You know that I could use somebody
Someone like you and all you know and how you speak
Countless lovers under cover of the street
You know that I could use somebody
You know that I could use somebody
Someone like you...
For two days now, I've been stuck in awkward situations while the most triggering song in the world is on the radio. If I'm in my car, I can turn it. If I'm interviewing someone for a feature article, however, I'm just stuck with it, and it takes substantial effort to re-center myself.
When my husband left home to run around with another woman, that awful song by Kings of Leon called "Use Somebody" was popular. The other woman had a MySpace profile, and I'd obsess over every status update, as she chronicled her burgeoning affair with my husband pretty regularly. During that time, that song was the one that played when you'd look at her profile. Whenever I hear it now, I find myself right back in that place...I feel that death and desperation in the pit of my stomach, like a cold finger reaching down into my belly.
The worst part of the song is the word, "Lovers."
Oh, I wish I could undo that part of history.
Father, thank you for the work you've been doing in me to unravel the mess that infidelity made in my heart. Thank you for continuing that work, and help me to do my part, Father...help me to see the places where I am harboring unforgiveness or hurt feelings. I want to lay all of it at your feet. I want to give you that stupid song, and I don't want it to have power over me anymore. I will not let that situation compromise my peace anymore.
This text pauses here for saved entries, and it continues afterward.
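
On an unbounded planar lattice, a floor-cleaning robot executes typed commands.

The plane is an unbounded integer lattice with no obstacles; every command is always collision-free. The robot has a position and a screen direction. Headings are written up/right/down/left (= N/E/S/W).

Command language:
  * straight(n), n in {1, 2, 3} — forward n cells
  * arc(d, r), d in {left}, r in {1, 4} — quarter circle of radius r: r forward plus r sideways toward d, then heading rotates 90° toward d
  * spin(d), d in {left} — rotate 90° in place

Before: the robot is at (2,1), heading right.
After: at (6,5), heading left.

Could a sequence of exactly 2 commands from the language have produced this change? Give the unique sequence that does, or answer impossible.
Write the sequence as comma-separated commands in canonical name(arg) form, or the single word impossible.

key: cell and facing (now W) both changed — the 2 commands mix motion and turning
t0: at (2,1), heading right
1. arc(left, 4) → at (6,5), heading up
2. spin(left) → at (6,5), heading left
no rival 2-sequence matches.

arc(left, 4), spin(left)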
Just yesterday, you gave me such a moment of clarity. It's over, you told me, and I truly felt it. That time in my life is over, and it's time to let go of the emotional residue. I want to abide in that connection with you, that peace, and that realization that this moment is not that moment, that now is not then, and that I am moving forward and growing in my relationship with you - and that is all that matters.
Amen.
1 comments:
you have overcome. you have conquered that d@#%ed moment in time. you and your husband beat that d@%#ed thing.
you are victorious. you are beautiful.
so sing wretched song sing...you have no power.
she will no longer give you power.
this is Now. in this moment she will have Grace and Love...and a beloved man to snuggle ...and a revelation of the Love of Christ that will not be taken away.